Postmortem for July 27 outage of the Manta service

“There was a single 'DROP TRIGGER' query that was attempting to take an exclusive lock on the whole table. It appears that PostgreSQL blocks new attempts to take a shared lock while an exclusive lock is wanted.”
Incident #21 at Joyent on 2015/07/27 by The Joyent Team
Full report https://www.joyent.com/blog/manta-postmortem-7-27-2015
How it happened Vacuuming to prevent transaction id wraparound was automatically initiated by the PostgreSQL autovacuuming process. While that was running a ('drop trigger') transaction requested an exclusive lock, blocking until the autovacuuming process completed. Subsequent transactions (requesting a shared lock) blocked behind the 'drop trigger' request causing failures and high latency.
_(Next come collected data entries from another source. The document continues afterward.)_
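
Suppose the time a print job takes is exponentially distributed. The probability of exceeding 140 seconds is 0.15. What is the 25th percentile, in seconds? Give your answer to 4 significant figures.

21.23

e^(−λ·140) = 0.15 ⇒ λ = −ln(0.15)/140 = 0.0135509.
25th percentile: 1 − e^(−λt) = 0.25, t = −ln(0.75)/λ = 21.2298 seconds.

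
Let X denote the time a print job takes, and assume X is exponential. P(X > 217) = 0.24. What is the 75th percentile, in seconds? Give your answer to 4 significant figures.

210.8

e^(−λ·217) = 0.24 ⇒ λ = −ln(0.24)/217 = 0.00657657.
75th percentile: 1 − e^(−λt) = 0.75, t = −ln(0.25)/λ = 210.793 seconds.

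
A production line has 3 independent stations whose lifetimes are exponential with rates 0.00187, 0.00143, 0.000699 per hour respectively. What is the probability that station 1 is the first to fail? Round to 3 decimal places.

The time to first failure is exponential with rate Σλ = 0.00187 + 0.00143 + 0.000699 = 0.003999.
P(station 1 first) = λ_1/Σλ = 0.00187/0.003999 ≈ 0.468.

0.468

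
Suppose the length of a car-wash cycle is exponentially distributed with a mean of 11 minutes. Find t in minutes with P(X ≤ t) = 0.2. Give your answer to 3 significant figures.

The rate is λ = 1/11 = 0.0909091 per minute.
Set 1 − e^(−λt) = 0.2, so t = −ln(0.8)/λ = 0.22314/0.0909091 ≈ 2.45458 minutes.

2.45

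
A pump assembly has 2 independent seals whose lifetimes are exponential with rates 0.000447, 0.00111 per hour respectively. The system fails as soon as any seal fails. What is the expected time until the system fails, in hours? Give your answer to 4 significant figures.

642.3

The time to first failure is exponential with rate Σλ = 0.000447 + 0.00111 = 0.001557.
E[min] = 1/Σλ = 1/0.001557 = 642.261 hours.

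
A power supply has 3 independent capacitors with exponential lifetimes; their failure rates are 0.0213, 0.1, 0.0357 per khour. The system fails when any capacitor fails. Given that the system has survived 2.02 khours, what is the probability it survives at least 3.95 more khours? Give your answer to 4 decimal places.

0.5379

Time to first failure ~ Exp(Σλ) with Σλ = 0.157.
By memorylessness, P(T > 2.02+3.95 | T > 2.02) = P(T > 3.95) = e^(−0.157·3.95) ≈ 0.5379.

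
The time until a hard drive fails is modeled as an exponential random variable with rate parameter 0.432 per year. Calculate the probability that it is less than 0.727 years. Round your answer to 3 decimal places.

P(X ≤ 0.727) = 1 − e^(−λ·0.727) = 1 − e^(−0.31406) ≈ 0.270.

0.270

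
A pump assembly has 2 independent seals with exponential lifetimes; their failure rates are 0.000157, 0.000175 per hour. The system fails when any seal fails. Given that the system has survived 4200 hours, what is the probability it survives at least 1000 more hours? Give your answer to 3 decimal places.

0.717

Time to first failure ~ Exp(Σλ) with Σλ = 0.000332.
By memorylessness, P(T > 4200+1000 | T > 4200) = P(T > 1000) = e^(−0.000332·1000) ≈ 0.717.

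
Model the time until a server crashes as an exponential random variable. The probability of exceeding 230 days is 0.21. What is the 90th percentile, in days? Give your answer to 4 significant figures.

339.3

e^(−λ·230) = 0.21 ⇒ λ = −ln(0.21)/230 = 0.00678542.
90th percentile: 1 − e^(−λt) = 0.9, t = −ln(0.1)/λ = 339.343 days.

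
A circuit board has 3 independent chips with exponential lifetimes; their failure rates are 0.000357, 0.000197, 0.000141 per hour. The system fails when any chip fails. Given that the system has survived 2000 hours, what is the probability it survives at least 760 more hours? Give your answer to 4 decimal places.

0.5897

Time to first failure ~ Exp(Σλ) with Σλ = 0.000695.
By memorylessness, P(T > 2000+760 | T > 2000) = P(T > 760) = e^(−0.000695·760) ≈ 0.5897.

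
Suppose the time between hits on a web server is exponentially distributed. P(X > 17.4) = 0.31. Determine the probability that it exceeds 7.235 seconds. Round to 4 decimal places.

e^(−λ·17.4) = 0.31 ⇒ λ = −ln(0.31)/17.4 = 0.0673094.
P(X > 7.235) = e^(−0.0673094·7.235) = e^(−0.48698) ≈ 0.6145.

0.6145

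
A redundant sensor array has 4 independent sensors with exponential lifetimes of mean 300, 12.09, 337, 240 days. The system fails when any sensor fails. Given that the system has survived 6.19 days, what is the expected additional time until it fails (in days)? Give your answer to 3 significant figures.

10.7

First-failure rate Σλ = 1/300 + 1/12.09 + 1/337 + 1/240 = 0.0931803.
By memorylessness the expected residual is 1/Σλ = 10.7319 days, regardless of the 6.19 already elapsed.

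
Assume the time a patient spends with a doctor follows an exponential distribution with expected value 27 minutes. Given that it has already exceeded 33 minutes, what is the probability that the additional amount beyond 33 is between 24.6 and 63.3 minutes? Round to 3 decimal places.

The rate is λ = 1/27 = 0.037037 per minute.
Memoryless: the residual past 33 is again Exp(λ).
P(24.6 < residual < 63.3) = e^(−λ·24.6) − e^(−λ·63.3) = 0.40208 − 0.09590 ≈ 0.306.

0.306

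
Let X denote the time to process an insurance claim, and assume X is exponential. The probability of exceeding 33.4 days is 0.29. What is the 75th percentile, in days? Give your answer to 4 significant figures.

37.40

e^(−λ·33.4) = 0.29 ⇒ λ = −ln(0.29)/33.4 = 0.0370621.
75th percentile: 1 − e^(−λt) = 0.75, t = −ln(0.25)/λ = 37.4046 days.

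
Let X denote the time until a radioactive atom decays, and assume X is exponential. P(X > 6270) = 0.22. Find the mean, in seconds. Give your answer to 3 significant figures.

4140

e^(−λ·6270) = 0.22 ⇒ λ = −ln(0.22)/6270 = 0.000241488.
Mean = 1/λ = 4141 seconds.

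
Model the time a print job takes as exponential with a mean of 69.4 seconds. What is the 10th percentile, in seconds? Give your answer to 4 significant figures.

7.312

The rate is λ = 1/69.4 = 0.0144092 per second.
Set 1 − e^(−λt) = 0.1, so t = −ln(0.9)/λ = 0.10536/0.0144092 ≈ 7.31202 seconds.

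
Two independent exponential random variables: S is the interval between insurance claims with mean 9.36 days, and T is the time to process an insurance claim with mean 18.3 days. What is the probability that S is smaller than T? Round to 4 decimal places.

λ_1 = 1/9.36 = 0.106838, λ_2 = 1/18.3 = 0.0546448.
For independent exponentials, P(S < T) = λ_1/(λ_1+λ_2) = 0.106838/0.161482 ≈ 0.6616.

0.6616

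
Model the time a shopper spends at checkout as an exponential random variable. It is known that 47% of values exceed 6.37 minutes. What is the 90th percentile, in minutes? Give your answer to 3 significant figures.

19.4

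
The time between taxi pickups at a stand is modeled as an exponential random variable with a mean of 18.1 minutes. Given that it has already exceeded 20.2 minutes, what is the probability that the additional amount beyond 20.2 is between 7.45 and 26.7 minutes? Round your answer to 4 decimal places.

0.4338

The rate is λ = 1/18.1 = 0.0552486 per minute.
Memoryless: the residual past 20.2 is again Exp(λ).
P(7.45 < residual < 26.7) = e^(−λ·7.45) − e^(−λ·26.7) = 0.66259 − 0.22875 ≈ 0.4338.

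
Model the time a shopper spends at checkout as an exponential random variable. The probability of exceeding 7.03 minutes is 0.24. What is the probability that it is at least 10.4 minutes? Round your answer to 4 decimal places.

0.1211

e^(−λ·7.03) = 0.24 ⇒ λ = −ln(0.24)/7.03 = 0.203004.
P(X > 10.4) = e^(−0.203004·10.4) = e^(−2.1112) ≈ 0.1211.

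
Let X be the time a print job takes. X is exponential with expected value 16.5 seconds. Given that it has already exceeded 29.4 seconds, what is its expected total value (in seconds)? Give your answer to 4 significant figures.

45.90

The rate is λ = 1/16.5 = 0.0606061 per second.
By memorylessness, E[X | X > 29.4] = 29.4 + 1/λ = 29.4 + 16.5 = 45.9 seconds.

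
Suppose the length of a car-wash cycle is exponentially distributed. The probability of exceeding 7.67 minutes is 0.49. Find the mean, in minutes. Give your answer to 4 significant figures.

e^(−λ·7.67) = 0.49 ⇒ λ = −ln(0.49)/7.67 = 0.0930052.
Mean = 1/λ = 10.7521 minutes.

10.75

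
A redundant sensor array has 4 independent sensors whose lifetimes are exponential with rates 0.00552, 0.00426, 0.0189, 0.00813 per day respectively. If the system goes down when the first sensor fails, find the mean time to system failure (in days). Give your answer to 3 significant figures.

The time to first failure is exponential with rate Σλ = 0.00552 + 0.00426 + 0.0189 + 0.00813 = 0.03681.
E[min] = 1/Σλ = 1/0.03681 = 27.1665 days.

27.2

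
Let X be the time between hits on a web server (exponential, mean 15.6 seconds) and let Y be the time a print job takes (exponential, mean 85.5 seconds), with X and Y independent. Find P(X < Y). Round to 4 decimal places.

λ_1 = 1/15.6 = 0.0641026, λ_2 = 1/85.5 = 0.0116959.
For independent exponentials, P(X < Y) = λ_1/(λ_1+λ_2) = 0.0641026/0.0757985 ≈ 0.8457.

0.8457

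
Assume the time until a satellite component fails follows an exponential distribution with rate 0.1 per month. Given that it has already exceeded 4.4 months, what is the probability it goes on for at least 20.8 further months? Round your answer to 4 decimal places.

0.1249

The exponential is memoryless, so the remaining time is again Exp(λ): the condition X > 4.4 is irrelevant.
P(X > 20.8) = e^(−2.08) ≈ 0.1249.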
Architecture An API layer that calls multiple sharded PostgreSQL databases. Each shard is a three-node PostgreSQL cluster using synchronous replication.
Technologies PostgreSQL
Root cause During a particular database maintenance operation (vacuuming to prevent transaction id wraparound) any transaction that requests an exclusive lock is blocked and subsequent requests for a shared lock are blocked.
Failure All transactions on one table on one shard were blocked.
Impact API clients experienced high-latency failures (500-level responses) for between 19% and 27% for requests.
Mitigation Retune the threshold at which "vacuuming to prevent transaction id wraparound" occurs, temporarily opting to monitor transaction metrics and manually initiate the database maintenance process.